Бринкер тогда бродяжничал. Оборвав отвороты своих джинсов, чтобы щеголять неровной бахромой, по тогдашней моде, он присоединился к ватаге хиппи. Он не позволил себе взять денег у отца, тем более что в мастерской дела шли неважно, передвигался по способу «автостоп» и попутно подрабатывал на пропитание. Помогал фермерам в садах, раздавал на улице рекламные афишки, зазывавшие в кабаре, в финскую баню «с ласковым обслуживанием» или в турне на катере по каналам Амстердама.

В Амстердаме это и случилось…

Лето было жаркое, Амстердам гостеприимно открыл свои парки пришельцам, и тысячи хиппи расположились биваками под деревьями, среди кустов, а также на набережных и на заброшенных баржах. Однажды вечером в Вондел-парке возле Бринкера расстелил свое одеяло рыжеволосый, усеянный веснушками датчанин, назвавшийся Хансом. Он-то и соблазнил легким заработком.

Ханс побывал в Марокко, в горной деревне, где его и приятелей приютили и кормили бесплатно целых две недели. Точнее, расплачивались постояльцы не деньгами. На прощанье каждый уложил в рюкзак пакет с гашишем. Еще в позапрошлом веке султан даровал тамошним крестьянам право выращивать индийскую коноплю — основу наркотика — ввиду того, что их тощая каменистая земля отказывалась родить хлеб и овощи.

Вместе с порцией зелья каждый получал адреса в Европе. Датчанин и его друзья уверяли Бринкера, что бизнес безопасный, что полиция следит только на аэродромах, на вокзалах, останавливает респектабельных господ, осматривает чемоданы с двойным дном, а за хиппи, которые пересекают границы где попало, уследить неспособна.

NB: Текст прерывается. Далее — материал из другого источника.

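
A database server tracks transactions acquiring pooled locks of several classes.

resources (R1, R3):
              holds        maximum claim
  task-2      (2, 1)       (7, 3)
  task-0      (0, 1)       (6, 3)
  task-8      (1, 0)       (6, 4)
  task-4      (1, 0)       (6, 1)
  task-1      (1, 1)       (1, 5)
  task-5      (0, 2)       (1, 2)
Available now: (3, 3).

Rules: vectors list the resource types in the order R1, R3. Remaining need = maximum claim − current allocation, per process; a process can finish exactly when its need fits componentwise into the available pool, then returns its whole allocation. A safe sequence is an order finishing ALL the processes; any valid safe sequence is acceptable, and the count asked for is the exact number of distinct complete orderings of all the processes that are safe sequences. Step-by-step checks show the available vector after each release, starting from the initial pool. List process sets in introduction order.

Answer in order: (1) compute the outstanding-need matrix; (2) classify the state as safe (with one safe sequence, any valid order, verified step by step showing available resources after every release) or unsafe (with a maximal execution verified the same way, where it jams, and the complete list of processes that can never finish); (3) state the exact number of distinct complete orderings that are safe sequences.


(1) Need matrix, components ordered R1, R3:
  task-2: (5, 2)
  task-0: (6, 2)
  task-8: (5, 4)
  task-4: (5, 1)
  task-1: (0, 4)
  task-5: (1, 0)
(2) UNSAFE.
Key observation: the pool after task-5, task-1 is (4, 6); every surviving request exceeds it in R1, so progress ends there.
Going as far as possible: task-5, task-1; after that, nothing fits. Check, step by step:
  pool = (3, 3)
  task-5: need (1, 0) fits (3, 3); releases (0, 2), pool now (3, 5)
  task-1: need (0, 4) fits (3, 5); releases (1, 1), pool now (4, 6)
  blocked: task-2 wants (5, 2), pool (4, 6) — not enough R1
  blocked: task-0 wants (6, 2), pool (4, 6) — not enough R1
  blocked: task-8 wants (5, 4), pool (4, 6) — not enough R1
  blocked: task-4 wants (5, 1), pool (4, 6) — not enough R1
Processes that can never finish: task-2, task-0, task-8 and task-4.
(3) The exact count: 0 of the possible complete orderings are safe sequences.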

Однако нашествие хиппи принесло с собой массу наркотиков, и в поле зрения полиции неизбежно попали и выгоревшие рюкзаки, и скатанные по-цыгански одеяла. Рыжему Хансу было неспокойно. Как потом сообщил Бринкер, шайка вербовала новичков для разноски запрещенного товара.

Тихий канал в Амстердаме, очень узкий переулок, ответвлявшийся от него, не внушали тревоги Касу. Сейчас он сдаст гашиш, получит вознаграждение, и баста, рискованное приключение кончено.

Однако оно не кончилось. Бринкер угодил прямо в полицейскую засаду.

Потом его допрашивали, устраивали очные ставки с разными незнакомыми личностями. И однажды против Каса в кресле следователя оказался господин лет сорока, не похожий на полицейского, франтоватый, в ярком красно-зеленом галстуке. Сидел, сжимая коленями зонтик, поглаживал резной набалдашник слоновой кости.

Странный этот господин заговорил с Бринкером по-русски, отрекомендовался Иваном Францевичем. Потом сказал, поморщившись:

— С языком у вас не шикарно. Ну, ничего, сойдет…

Вопросы Ивана Францевича еще больше удивили Каса, они не имели никакого отношения к запретному бизнесу, к голландскому адресату, к поездке в Марокко.

Изволь рассказывать всю подноготную про себя — где вырос, как воспитывался, чему учился, с кем водит компанию. Многое Иван Францевич уже знал.

— В ваших интересах быть откровенным, — советовал он. — Мы можем повлиять на вашу судьбу.

Кто это «мы»? Кас не решался спросить. Он боялся предстоящего суда, тюрьмы. Иван Францевич подавал надежду, пускай смутную, еще загадочную. Кас прилежно отвечал.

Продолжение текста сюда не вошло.